The Shadow of the Wind Review

This is a story about books... About a character who broke out of the pages of a novel so that he could burn it.

The Shadow of the Wind

by Carlos Ruiz Zafon


Genre: Historical Fiction

About: At age ten, Daniel stumbles across a forgotten book, a book that was never supposed to be found. Every other book by the author has been burned. Fascinated by the mystery, Daniel delves into a dangerous past, not realising his own fate has become entwined with its dark secrets.

The Good

I was so intimidated to read this book. The blurb didn't tell me much and, this being a classic beloved by so many, I was afraid I wouldn't click with the writing style. But the writing is beautiful. Descriptions of the city, of the people, of even the weather are so evocative of life. A few lines and you see exactly the image of what you're supposed to. It's cinematic with details that stick to you like memory.

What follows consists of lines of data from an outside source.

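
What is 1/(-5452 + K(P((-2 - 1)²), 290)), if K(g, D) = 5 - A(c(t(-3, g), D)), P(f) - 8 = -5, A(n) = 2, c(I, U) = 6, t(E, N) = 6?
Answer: -1/5449 ≈ -0.00018352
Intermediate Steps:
P(f) = 3 (P(f) = 8 - 5 = 3)
K(g, D) = 3 (K(g, D) = 5 - 1*2 = 5 - 2 = 3)
1/(-5452 + K(P((-2 - 1)²), 290)) = 1/(-5452 + 3) = 1/(-5449) = -1/5449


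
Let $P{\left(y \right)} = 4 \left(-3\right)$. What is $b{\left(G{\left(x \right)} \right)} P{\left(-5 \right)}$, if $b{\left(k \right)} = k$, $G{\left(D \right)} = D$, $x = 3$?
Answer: $-36$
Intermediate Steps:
$P{\left(y \right)} = -12$
$b{\left(G{\left(x \right)} \right)} P{\left(-5 \right)} = 3 \left(-12\right) = -36$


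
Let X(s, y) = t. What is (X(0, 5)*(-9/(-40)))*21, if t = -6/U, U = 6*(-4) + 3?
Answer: 27/20 ≈ 1.3500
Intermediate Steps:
U = -21 (U = -24 + 3 = -21)
t = 2/7 (t = -6/(-21) = -6*(-1/21) = 2/7 ≈ 0.28571)
X(s, y) = 2/7
(X(0, 5)*(-9/(-40)))*21 = (2*(-9/(-40))/7)*21 = (2*(-9*(-1/40))/7)*21 = ((2/7)*(9/40))*21 = (9/140)*21 = 27/20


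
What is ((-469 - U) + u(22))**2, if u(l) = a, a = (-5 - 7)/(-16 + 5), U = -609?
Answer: 2408704/121 ≈ 19907.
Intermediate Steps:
a = 12/11 (a = -12/(-11) = -12*(-1/11) = 12/11 ≈ 1.0909)
u(l) = 12/11
((-469 - U) + u(22))**2 = ((-469 - 1*(-609)) + 12/11)**2 = ((-469 + 609) + 12/11)**2 = (140 + 12/11)**2 = (1552/11)**2 = 2408704/121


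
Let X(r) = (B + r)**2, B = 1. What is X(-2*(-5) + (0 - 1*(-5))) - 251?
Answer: 5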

Barcelona is written as though the city itself is lying in wait for the characters. The history of the times shadows the events of the story, threatening to silence every hope you might have for these characters. And you will hope for them. There are so many characters to love - we jump around in timelines and I caught myself often wanting to stop longer and freeze the characters in their happy moments.


It's a novel that knows what it is to love a story. Carlos Ruiz Zafon sets out to entertain us with a mystery, with femme fatales and grotesque villains, but he also writes a story that is grounded in real moments. It's surprisingly humorous, and this is needed as he doesn't pull away from the ugliness of human nature either.


The Bad

I appreciated the mystery surrounding the characters and enjoyed uncovering their secrets, but felt disappointed somehow that so many of them go through years of needless misery. The true villain of the show prolongs this misery for decades, pulling everyone into this web of hatred, and although we get the backstory, it doesn't feel like enough for how much evil this one person does.


The Somewhat Iffy

I've read a lot of books lately that are books within a book within a book and it's not my favourite troupe. I think that in this novel it's brilliantly clever and masterfully done, but when character lives are written in parallel to other character lives, it makes them less real to me. The way Daniel's life bleeds into Julian's life is really interesting and increases the mystery of both these characters, but it also makes their journeys seem more fictitious. The Shadow of the Wind is a fictitious story based off Julian's life that plays out again in Daniel's life, and really cements in my mind how I'm reading a story, rather than getting lost in the story.


Overall

A haunting read, with utterly endearing characters and hope and tragedy chasing each other through the pages.